Le Premier ministre chinois Li Keqiang, a effectué lundi 27 janvier une visite très médiatisée à l’hôpital Jinyintan de Wuhan, auprès des personnels médicaux engagés dans la lutte contre l’épidémie de coronavirus.
Le Premier ministre chinois Li Keqiang, a effectué lundi 27 janvier une visite très médiatisée à l’hôpital Jinyintan de Wuhan, auprès des personnels médicaux engagés dans la lutte contre l’épidémie de coronavirus. © AFP / Li Tao / XINHUA

Le maire de Wuhan, Zhou Xianwang, est devenu le coupable idéal de la catastrophe du coronavirus qui affecte désormais toutes les provinces chinoises et a un coût humain et économique considérable.

Dans une interview à la télévision chinoise, M. Zhou s'est excusé du fait que les informations n’ont pas été données à temps ; car, a-t-il dit, il lui fallait l’autorisation des échelons supérieurs avant de les rendre publiques. Les épidémies entrent dans le domaine du secret d’État et les informations doivent être validées plus haut.

De fait, les autorités chinoises ont pris conscience à la mi-décembre de l’existence d’un virus non identifié affectant un nombre significatif de patients. Mais l’alerte publique n’a été donnée qu’un mois plus tard, non sans avoir fait arrêter huit personnes pour propagation de rumeurs. 

Entretemps, cinq millions d’habitants de Wuhan ont quitté la mégapole du centre de la Chine, pour les grandes migrations du nouvel an chinois. Ce sont ces voyageurs qui ont transporté le virus dans le reste de la Chine et à l’étranger. Si les mesures avaient été prises plus tôt, les six millions d'habitant restant dans la ville auraient peut-être pu échapper au confinement, en tous cas c'est ce qu'ils pensent.

Cette tragédie montre que si le régime a tiré les leçons de l’épidémie de SRAS en 2003 et réagi plus vite, il reste les pesanteurs d’un système bureaucratique et autoritaire, loin de l’image de modernité technologique qu’il met en avant. 

Comme toujours en Chine, quand il y a des critiques, elles s’adressent au niveau local, pas national et encore moins au numéro un, Xi Jinping, intouchable. Ou en tous cas, s’il y en a, elles survivent moins longtemps sur l’internet chinois sous contrôle.

Mais il y a un important contraste entre les mesures draconiennes prises par le gouvernement central, et la gestion chaotique au niveau local. Ce qui permet à Pékin de se présenter en sauveur du pays frappé par un désastre, sans prendre sa part de responsabilité.

Sur l’internet chinois, malgré la censure, beaucoup de critiques circulent pourtant, contre le maire, sur les hôpitaux de Wuhan débordés en attendant la construction des nouvelles unités ; sur les difficultés d’approvisionnement ; ou sur la confusion des informations. Elles montrent que parallèlement à l’aspect médical et humain, il y a aussi un enjeu politique.

C’est le premier ministre, Li Keqiang, numéro deux de la hiérarchie communiste, qui a été chargé de gérer cette crise : il s’est rendu sur place à Wuhan, une visite très médiatisée au cœur du danger, portant un simple masque de protection.
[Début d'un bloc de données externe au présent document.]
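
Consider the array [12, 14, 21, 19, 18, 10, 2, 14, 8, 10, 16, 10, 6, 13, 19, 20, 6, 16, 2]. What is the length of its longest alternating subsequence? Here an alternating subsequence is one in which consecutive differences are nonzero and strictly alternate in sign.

11

A longest alternating subsequence is 12, 14, 10, 14, 8, 16, 10, 13, 6, 16, 2 (positions 1,2,6,8,9,11,12,14,17,18,19); its 10 consecutive differences strictly alternate in sign, and length 11 is optimal.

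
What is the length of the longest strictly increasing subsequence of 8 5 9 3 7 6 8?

One longest increasing subsequence is 5, 7, 8 (positions 2,5,7), of length 3; no longer one exists.

3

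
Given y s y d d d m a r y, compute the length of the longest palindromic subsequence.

5

One longest palindromic subsequence is ydddy (positions 1,4,5,6,10); it reads the same forward and backward, and the interval DP gives dp[1][10] = 5.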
Cette montée au « front » n’est pas sans rappeler la visite que son prédécesseur, Wen Jiabao, avait effectuée en 2008 sur le site du séisme meurtrier du Sichuan, un geste compassionnel qui marquait un style nouveau.
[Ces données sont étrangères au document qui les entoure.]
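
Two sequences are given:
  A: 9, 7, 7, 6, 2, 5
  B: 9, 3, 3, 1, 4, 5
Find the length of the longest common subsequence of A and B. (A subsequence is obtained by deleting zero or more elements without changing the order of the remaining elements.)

2

A longest common subsequence is 9, 5 (length 2); the LCS DP confirms no longer common subsequence exists.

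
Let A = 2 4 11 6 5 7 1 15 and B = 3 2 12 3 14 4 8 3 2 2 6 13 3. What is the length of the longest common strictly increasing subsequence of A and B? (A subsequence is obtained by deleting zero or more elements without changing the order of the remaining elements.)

A longest common strictly increasing subsequence is 2, 4, 6 (length 3); it appears in order in both A and B, and no longer such subsequence exists.

3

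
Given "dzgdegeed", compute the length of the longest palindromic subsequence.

Using dp[i][j] = 2 + dp[i+1][j−1] if the ends match, else max(dp[i+1][j], dp[i][j−1]):
dp[1][9] = 5. A witness is deeed at positions 1,5,7,8,9.

5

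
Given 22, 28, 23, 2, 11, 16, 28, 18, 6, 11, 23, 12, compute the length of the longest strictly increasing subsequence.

5

One longest increasing subsequence is 2, 11, 16, 18, 23 (positions 4,5,6,8,11), of length 5; no longer one exists.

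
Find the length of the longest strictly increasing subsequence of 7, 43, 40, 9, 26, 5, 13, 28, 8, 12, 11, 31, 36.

6

Let dp[i] be the longest increasing subsequence ending at position i. Then dp = [1, 2, 2, 2, 3, 1, 3, 4, 2, 3, 3, 5, 6].
The maximum is 6; one witness is 7, 9, 26, 28, 31, 36 at positions 1,4,5,8,12,13.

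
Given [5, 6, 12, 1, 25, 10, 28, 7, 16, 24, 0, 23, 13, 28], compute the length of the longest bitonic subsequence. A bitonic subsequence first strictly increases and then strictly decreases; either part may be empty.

Let inc[i] be the LIS ending at i and dec[i] the longest strictly decreasing subsequence starting at i. inc = [1, 2, 3, 1, 4, 3, 5, 3, 4, 5, 1, 5, 4, 6], dec = [3, 3, 4, 2, 4, 3, 4, 2, 2, 3, 1, 2, 1, 1].
max_i inc[i]+dec[i]−1 = 8, with one witness 5, 6, 12, 25, 28, 24, 23, 13.

8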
Les dirigeants chinois ont été alertées ces derniers jours par les références à Tchernobyl sur les réseaux sociaux, au point que l’entrée de la série télévisée sur la catastrophe soviétique a été retirée d’un site spécialisé. Un vrai débat avait démarré, avec d’inévitables parallèles sur le mensonge d’État et les failles du système. 

C’est le genre d’alerte que l’on prend très au sérieux à Pékin ; elle montre que le pouvoir central n’a plus le droit à l’erreur.